Tränen in den Augen, als Müller im letzten Spiel der Finalserie 2007 für die abschließenden Sekunden eingewechselt wird. Er ist zurück – doch für den Tumor gilt dasselbe. „Ich weiß, dass noch ein Stück da ist in meinem Kopf“ – der Oberbayer ging offen mit der Situation um, wenn er über das Thema reden wollte: „Ich habe sehr, sehr viel Glück gehabt.“

Sportlich wird es allerdings für ihn schwieriger: Mannheim setzt, auch wegen der Krankheit und der daraus resultierenden epileptischen Anfälle, nicht vollends auf Müller. Über den Umweg Duisburg kommt er zum KEC, soll den nach Russland abgewanderten Stammgoalie Travis Scott ersetzen. „Köln ist das, was Robert Müller neben seiner Familie mehr als alles braucht. Köln ist Emotion“, heißt es später in einem „WAZ“-Nachruf. Nichts könnte besser passen: Die Haie-Fans verlieben sich auf Anhieb in diesen so unorthodox agierenden Torwart mit der dramatischen Lebensgeschichte. Auch weil Müller hält wie in besten Zeiten, der von einer großen Narbe gezeichnete Sportler scheint wieder ganz der Alte zu sein. Im Marathonspiel gegen Mannheim zeigt er sich in großartiger Verfassung, pariert über 100 (!) Schüsse in den sechs Stunden. Erst im Finale ist für den KEC Schluss, doch Müller kehrt in die Nationalmannschaft zurück und fährt zur WM. „Ich fühle mich wieder völlig in Ordnung“, sagt er. Alles gut? Mitnichten!

Letztes Comeback

Eine Routineuntersuchung im Sommer führt zu Tage: Der Gehirntumor ist rasant gewachsen, drückt auf Blutgefäße. Lebensgefahr, Not-Operation. Wieder der Kampf um das Comeback. Im November macht Müller sein Leiden komplett öffentlich, entbindet seinen Arzt von der Schweigepflicht. Schockzustand. Er kehrt noch einmal auf das Eis zurück, macht nochmals das, was er geliebt hat. Gegen Ende des Jahres verschlechtert sich sein Zustand dramatisch. Müller will noch einmal aufs Eis. Auf dem zugefrorenen Decksteiner Weiher, so erzählt sein Mannschaftskollege Andreas Renz später, wird ihm der Wunsch erfüllt.
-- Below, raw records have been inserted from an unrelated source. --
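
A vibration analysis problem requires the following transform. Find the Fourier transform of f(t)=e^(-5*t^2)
The Fourier transform of a Gaussian e^(-a * t^2) is sqrt(pi/a) * e^(-omega^2/(4a)).
With a = 5: F(omega) = sqrt(pi/5) * e^(-omega^2/20)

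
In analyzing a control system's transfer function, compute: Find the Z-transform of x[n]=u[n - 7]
Using the time-shift property: Z{u[n-7]} = z^(-7)*z/(z-1)
= z^(-6)/(z-1)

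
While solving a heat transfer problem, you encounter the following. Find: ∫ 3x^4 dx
Using power rule: ∫ 3x^4 dx=3/5 x^5 + C=(3/5)x^5 + C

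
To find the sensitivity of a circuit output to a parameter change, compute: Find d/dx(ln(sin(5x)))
Chain rule: d/dx[ln(u)] = u'/u where u = sin(5x)
u' = 5cos(5x)

Answer: (5cos(5x))/(sin(5x))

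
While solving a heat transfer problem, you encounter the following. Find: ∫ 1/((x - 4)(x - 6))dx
Partial fractions: 1/((x-4)(x-6))=A/(x-4)+B/(x-6)
A=-1/2, B=1/2
∫ [-1/2· 1/(x-4)+1/2· 1/(x-6)] dx
=(1/2)[ln|x-6| - ln|x-4|]+C

Answer: (1/2)·ln|(x-6)/(x-4)|+C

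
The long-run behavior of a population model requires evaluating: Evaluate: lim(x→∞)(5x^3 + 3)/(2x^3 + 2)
Divide numerator and denominator by x^3:
lim (5+3/x^3)/(2+2/x^3) = 5/2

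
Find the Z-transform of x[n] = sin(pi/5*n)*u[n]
Z{sin(w0*n)*u[n]}=z*sin(w0)/(z^2 - 2z*cos(w0) + 1)
With w0=pi/5: X(z)=z*sin(pi/5)/(z^2 - 2z*cos(pi/5) + 1)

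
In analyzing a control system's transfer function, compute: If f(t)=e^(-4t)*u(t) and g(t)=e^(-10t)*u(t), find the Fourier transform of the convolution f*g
By the convolution theorem: F{f * g} = F(omega) * G(omega)
F(omega) = 1/(4 + j * omega), G(omega) = 1/(10 + j * omega)
F{f * g} = 1/((4 + j * omega)(10 + j * omega))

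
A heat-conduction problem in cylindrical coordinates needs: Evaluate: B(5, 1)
B(x,y)=Γ(x)Γ(y)/Γ(x+y)=(x-1)!(y-1)!/(x+y-1)!
B(5,1)=4!·0!/5!=1/5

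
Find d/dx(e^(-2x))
Chain rule: d/dx[e^u] = e^u · u' where u = -2x
u' = -2

Answer: -2·e^(-2x)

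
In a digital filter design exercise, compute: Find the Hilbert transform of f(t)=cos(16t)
The Hilbert transform shifts each frequency component by -pi/2.
H{cos(wt)}=sin(wt)
With w=16: H{cos(16t)}=sin(16t)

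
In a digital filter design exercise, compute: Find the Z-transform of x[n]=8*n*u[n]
Z{n*u[n]} = z/(z-1)^2
By linearity: Z{8*n*u[n]} = 8z/(z-1)^2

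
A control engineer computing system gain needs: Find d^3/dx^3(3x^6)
Apply power rule 3 times:
d^1: 18x^5
d^2: 90x^4
d^3: 360x^3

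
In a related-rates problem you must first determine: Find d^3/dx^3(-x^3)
Apply power rule 3 times:
d^1: -3x^2
d^2: -6x
d^3: -6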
Es müssen ergreifende Szenen gewesen sein. Im März 2009 zeigt sich Müller bei der Saisonabschlussfeier der Kölner Haie letztmals der Öffentlichkeit, zwei Monate später ist er tot. Tränen. In der Kölnarena. In Eishockey-Deutschland. Selbst beim FC in Müngersdorf, als dem viel zu früh verstorbenen Torwart gedacht wird. Seine Nummer wird nie mehr vergeben – nicht bei den Kölner Haien, nicht in der gesamten DEL. Der KEC hängt seine Nummer unters Dach, neben Legenden wie Udo Kießling, Miro Sikora oder mittlerweile Mirko Lüdemann. Sie alle sind für immer in den Herzen der Kölner Fans. Robert Müller ist es auch. Unvergessen – für immer.